Il tira une seconde bouffée et la souffla par le nez.
« Là, tu te la joues.
— Je peux pas trop dire le contraire, sourit-il. Mais j'aime aussi bien la sensation.
— Celle de perdre dix ans de vie ?
— Eh ben. J'espère que tu n'as pas l'intention d'être psychologue. Tes patient se suicideraient en masse.
— Je peux pas trop dire le contraire, » le singea-t-elle.
Il se mit à rire. Elle ne comprenait toujours pas qu'il ait peur des gens et qu'elle, elle ne le fasse pas fuir. N'importe qui d'autre l'aurait prise pour une moralisatrice.
Elle ne l'était pas, d'ailleurs. Elle était très pragmatique, mais si les gens se mettaient dans le corps des choses qui les détruisaient, ça leur appartenait. Elle, elle tenait à la vie comme d'autres tiennent à leurs rêves, et cette idée ne la lâchait jamais assez longtemps pour qu'elle se mette sciemment en danger.
« Je comprends pourquoi tu aimes dessiner les gens, dit brusquement Fabien. Ils sont beaux. »
Surprise, Léna répondit :
« Je préfère ceux qui ne le sont pas.
— Mais tout le monde l'est, tu ne crois pas ? »

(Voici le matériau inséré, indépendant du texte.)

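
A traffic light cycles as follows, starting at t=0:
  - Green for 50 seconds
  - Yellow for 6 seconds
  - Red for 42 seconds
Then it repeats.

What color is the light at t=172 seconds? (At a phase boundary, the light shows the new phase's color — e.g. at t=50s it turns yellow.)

Answer: red

Derivation:
Cycle length = 50 + 6 + 42 = 98s
t = 172, phase_t = 172 mod 98 = 74
74 >= 56 → RED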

Elle réfléchit un instant et secoua la tête.
« Vraiment pas.
— Pourquoi tu les dessines, alors ?
— Parce qu'un corps, c'est intéressant à dessiner.
— C'est plus qu'intéressant. C'est beau. Ça vit.
— C'est vrai que ça vit. »
Il se tourna vers elle dans un petit rire. Sans les lumières tournantes de l'intérieur, elle vit ses yeux plus clairement. Ils étaient clairs et ils brillaient fort, et elle craignit un instant que Fabien lui demande si elle le trouvait beau.
Soudain retentit le chant. C'était la deuxième fois qu'elle l'entendait aujourd'hui. C'était une longue note aigüe qui lui transperçait les oreilles et qui y résonnait longtemps après s'être tue.
Le sourire de Fabien s'effaça instantanément, il dirigea son regard vers là d'où venait le chant. Ses yeux brillèrent de plus belle, même si elle ne savait pas de quoi, mais elle en fut si certaine qu'elle lui demanda :
« Tu l'as entendu ? »
Il tourna la tête vers elle, l'air un peu hagard, et il hocha la tête de haut en bas.
« Je ne suis pas le seul ? »
Elle hocha la tête de gauche à droite. La boule familière montait dans sa gorge et elle se demanda s'il la voyait grossir.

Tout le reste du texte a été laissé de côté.